In a report that the European Heat Pump Association (EHPA) published today, crucial information emerges from monitoring energy taxation schemes and techniques in Europe. With the support and data of our national associations, EHPA reveals that energy taxation is key to creating a level playing field for renewable technologies in the heating sector. Sweden and Finland were the first countries to introduce a carbon tax in Europe, in 1991 and 1990, respectively. Sweden is also the country with the highest standard carbon tax rate (120 EUR per t/CO2) followed by Switzerland (87 EUR per t/CO2), Finland (62 EUR per t/CO2), and Norway (54 EUR per t/CO2).
Since the introduction of the tax, Sweden has seen a decrease in household energy use by 2.1 % and a phase-out of fuel oil that was replaced up to 75% by district heating and 25% by heat pumps. These countries are faster in phasing out fossil fuels and decarbonizing their heating sector because it is possible to bridge the price gap between renewable and fossil fuel-based technologies via carbon pricing.
The report aims to provide EU institutions and national governments with an overview of where high taxation levels of electricity as well as the lack of a carbon price signal affect investments in electricity-based technologies. It also provides information on best practice examples of CO2 taxes in Europe and a list of countries that already implement carbon pricing.

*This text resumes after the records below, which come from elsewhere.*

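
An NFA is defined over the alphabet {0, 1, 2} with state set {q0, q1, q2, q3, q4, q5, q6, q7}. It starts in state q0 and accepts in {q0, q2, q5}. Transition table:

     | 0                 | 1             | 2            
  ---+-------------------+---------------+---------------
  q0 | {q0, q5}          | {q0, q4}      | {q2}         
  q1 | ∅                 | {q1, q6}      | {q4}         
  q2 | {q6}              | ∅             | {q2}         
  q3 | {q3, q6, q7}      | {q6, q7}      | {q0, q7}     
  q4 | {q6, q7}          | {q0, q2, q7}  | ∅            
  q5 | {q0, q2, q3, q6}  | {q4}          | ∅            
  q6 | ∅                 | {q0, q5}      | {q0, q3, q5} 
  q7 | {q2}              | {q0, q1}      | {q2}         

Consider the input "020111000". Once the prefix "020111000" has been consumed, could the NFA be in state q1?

No

Start in {q0}.
Read '0': {q0} → {q0, q5}.
Read '2': {q0, q5} → {q2}.
Read '0': {q2} → {q6}.
Read '1': {q6} → {q0, q5}.
Read '1': {q0, q5} → {q0, q4}.
Read '1': {q0, q4} → {q0, q2, q4, q7}.
Read '0': {q0, q2, q4, q7} → {q0, q2, q5, q6, q7}.
Read '0': {q0, q2, q5, q6, q7} → {q0, q2, q3, q5, q6}.
Read '0': {q0, q2, q3, q5, q6} → {q0, q2, q3, q5, q6, q7}.
State q1 is not in {q0, q2, q3, q5, q6, q7}.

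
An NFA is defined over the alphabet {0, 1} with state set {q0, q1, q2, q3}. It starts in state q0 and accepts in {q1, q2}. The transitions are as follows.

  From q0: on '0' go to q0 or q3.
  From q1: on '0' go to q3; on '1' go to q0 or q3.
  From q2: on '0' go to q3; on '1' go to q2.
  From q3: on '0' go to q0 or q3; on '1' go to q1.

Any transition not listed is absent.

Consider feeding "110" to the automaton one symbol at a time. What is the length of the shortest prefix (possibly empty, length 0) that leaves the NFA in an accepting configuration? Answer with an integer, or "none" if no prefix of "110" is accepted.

none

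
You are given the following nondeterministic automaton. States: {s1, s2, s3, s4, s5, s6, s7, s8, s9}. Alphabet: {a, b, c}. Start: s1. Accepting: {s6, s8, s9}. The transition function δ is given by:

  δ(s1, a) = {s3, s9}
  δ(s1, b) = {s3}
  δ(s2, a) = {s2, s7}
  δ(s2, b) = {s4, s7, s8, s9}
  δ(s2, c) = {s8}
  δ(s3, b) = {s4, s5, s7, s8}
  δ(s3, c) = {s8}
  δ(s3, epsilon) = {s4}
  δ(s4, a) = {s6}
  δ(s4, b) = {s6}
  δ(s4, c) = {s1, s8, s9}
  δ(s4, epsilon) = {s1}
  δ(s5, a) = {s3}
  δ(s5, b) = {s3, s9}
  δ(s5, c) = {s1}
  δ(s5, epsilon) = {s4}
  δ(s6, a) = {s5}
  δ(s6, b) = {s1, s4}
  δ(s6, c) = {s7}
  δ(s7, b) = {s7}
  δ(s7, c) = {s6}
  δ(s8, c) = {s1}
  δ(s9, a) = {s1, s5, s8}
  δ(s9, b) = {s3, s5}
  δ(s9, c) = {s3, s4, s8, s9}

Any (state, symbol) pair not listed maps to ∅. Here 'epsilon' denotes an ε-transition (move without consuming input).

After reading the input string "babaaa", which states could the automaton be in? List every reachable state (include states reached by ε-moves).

Start in {s1}.
Read 'b': s1→{s3}; union {s3}; ε-closure = {s1, s3, s4}.
Read 'a': s1→{s3, s9}, s3→∅, s4→{s6}; union {s3, s6, s9}; ε-closure = {s1, s3, s4, s6, s9}.
Read 'b': s1→{s3}, s3→{s4, s5, s7, s8}, s4→{s6}, s6→{s1, s4}, s9→{s3, s5}; now {s1, s3, s4, s5, s6, s7, s8}.
Read 'a': s1→{s3, s9}, s3→∅, s4→{s6}, s5→{s3}, s6→{s5}, s7→∅, s8→∅; union {s3, s5, s6, s9}; ε-closure = {s1, s3, s4, s5, s6, s9}.
Read 'a': s1→{s3, s9}, s3→∅, s4→{s6}, s5→{s3}, s6→{s5}, s9→{s1, s5, s8}; union {s1, s3, s5, s6, s8, s9}; ε-closure = {s1, s3, s4, s5, s6, s8, s9}.
Read 'a': s1→{s3, s9}, s3→∅, s4→{s6}, s5→{s3}, s6→{s5}, s8→∅, s9→{s1, s5, s8}; union {s1, s3, s5, s6, s8, s9}; ε-closure = {s1, s3, s4, s5, s6, s8, s9}.

{s1, s3, s4, s5, s6, s8, s9}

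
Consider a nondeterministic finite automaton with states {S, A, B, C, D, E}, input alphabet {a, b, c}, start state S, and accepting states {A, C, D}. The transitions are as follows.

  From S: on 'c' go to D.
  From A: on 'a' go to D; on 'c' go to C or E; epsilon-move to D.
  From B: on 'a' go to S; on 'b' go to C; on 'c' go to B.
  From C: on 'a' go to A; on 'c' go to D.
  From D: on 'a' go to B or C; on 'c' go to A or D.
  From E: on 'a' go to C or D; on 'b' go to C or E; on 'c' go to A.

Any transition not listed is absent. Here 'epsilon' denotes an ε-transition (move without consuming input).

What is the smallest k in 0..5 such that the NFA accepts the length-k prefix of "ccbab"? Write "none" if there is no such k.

1

Start in {S}.
Read 'c': {S} → {D}.
None of the earlier sets intersect F, but {D} does.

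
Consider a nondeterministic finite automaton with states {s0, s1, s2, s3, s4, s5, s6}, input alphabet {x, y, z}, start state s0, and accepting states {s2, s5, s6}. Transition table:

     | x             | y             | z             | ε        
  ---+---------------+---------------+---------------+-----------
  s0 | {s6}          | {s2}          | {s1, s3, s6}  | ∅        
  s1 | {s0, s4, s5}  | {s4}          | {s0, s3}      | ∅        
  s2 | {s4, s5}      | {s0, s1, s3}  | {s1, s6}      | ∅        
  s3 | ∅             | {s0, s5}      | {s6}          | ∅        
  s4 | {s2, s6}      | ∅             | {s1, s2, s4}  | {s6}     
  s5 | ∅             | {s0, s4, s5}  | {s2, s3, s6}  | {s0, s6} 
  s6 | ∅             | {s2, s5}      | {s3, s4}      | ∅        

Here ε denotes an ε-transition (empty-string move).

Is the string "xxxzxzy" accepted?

No

Start in {s0}.
Read 'x': {s0} → {s6}.
Read 'x': {s6} → ∅.
The set is empty and remains empty for the remaining 5 symbols.
The final set ∅ contains no accepting state.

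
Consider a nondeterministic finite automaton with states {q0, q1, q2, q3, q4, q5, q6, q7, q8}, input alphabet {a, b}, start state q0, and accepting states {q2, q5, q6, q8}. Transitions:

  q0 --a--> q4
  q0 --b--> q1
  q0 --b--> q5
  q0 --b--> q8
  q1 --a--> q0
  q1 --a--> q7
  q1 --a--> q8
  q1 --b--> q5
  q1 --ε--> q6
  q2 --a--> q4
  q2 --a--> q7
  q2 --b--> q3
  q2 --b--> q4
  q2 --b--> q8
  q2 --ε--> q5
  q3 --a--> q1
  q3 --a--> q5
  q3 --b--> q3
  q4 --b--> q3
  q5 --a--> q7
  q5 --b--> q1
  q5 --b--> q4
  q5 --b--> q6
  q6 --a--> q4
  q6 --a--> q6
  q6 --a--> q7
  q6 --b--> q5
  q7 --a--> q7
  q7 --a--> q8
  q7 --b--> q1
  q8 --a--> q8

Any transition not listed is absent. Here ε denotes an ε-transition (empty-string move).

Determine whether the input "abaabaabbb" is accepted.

Start in {q0}.
Read 'a': {q0} → {q4}.
Read 'b': {q4} → {q3}.
Read 'a': {q3} → {q1, q5, q6}.
Read 'a': {q1, q5, q6} → {q0, q4, q6, q7, q8}.
Read 'b': {q0, q4, q6, q7, q8} → {q1, q3, q5, q6, q8}.
Read 'a': {q1, q3, q5, q6, q8} → {q0, q1, q4, q5, q6, q7, q8}.
Read 'a': {q0, q1, q4, q5, q6, q7, q8} → {q0, q4, q6, q7, q8}.
Read 'b': {q0, q4, q6, q7, q8} → {q1, q3, q5, q6, q8}.
Read 'b': {q1, q3, q5, q6, q8} → {q1, q3, q4, q5, q6}.
Read 'b': {q1, q3, q4, q5, q6} → {q1, q3, q4, q5, q6}.
The final set {q1, q3, q4, q5, q6} contains the accepting states q5, q6.

Yes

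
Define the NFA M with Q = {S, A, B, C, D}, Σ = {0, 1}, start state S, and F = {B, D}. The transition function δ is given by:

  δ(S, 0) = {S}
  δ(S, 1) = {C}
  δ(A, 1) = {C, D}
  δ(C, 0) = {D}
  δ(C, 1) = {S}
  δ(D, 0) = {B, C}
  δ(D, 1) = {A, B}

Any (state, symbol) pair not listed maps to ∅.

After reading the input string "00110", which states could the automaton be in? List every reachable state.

{S}

Start in {S}.
Read '0': {S} → {S}.
Read '0': {S} → {S}.
Read '1': {S} → {C}.
Read '1': {C} → {S}.
Read '0': {S} → {S}.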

The European Heat Pump Association is convinced that the transition to renewable-based heating and cooling solutions requires a coherent market framework that makes these solutions economically plausible. Once renewable heating solutions are cheaper, they will receive a much stronger consumer interest. Consequently, the Energy Taxation Directive and the EU ETS (Emissions Trading System) should address the taxation imbalance of different technologies and remove barriers that make these solutions not attractive to consumers.
Thomas Nowak, EHPA’s Secretary-General states that “Distorted energy prices are misleading consumers because the least sustainable heating technologies are perceived cheaper. The actual cost of burning fossil energy is however not disappearing, it is instead, covered by society at large. We should make sure that consumers are guided to clean and sustainable heating solutions by making them more economically attractive and by introducing a price incentive to switch to renewables, for instance through a CO2 [or carbon] price signal and the rebalancing of taxation levels.”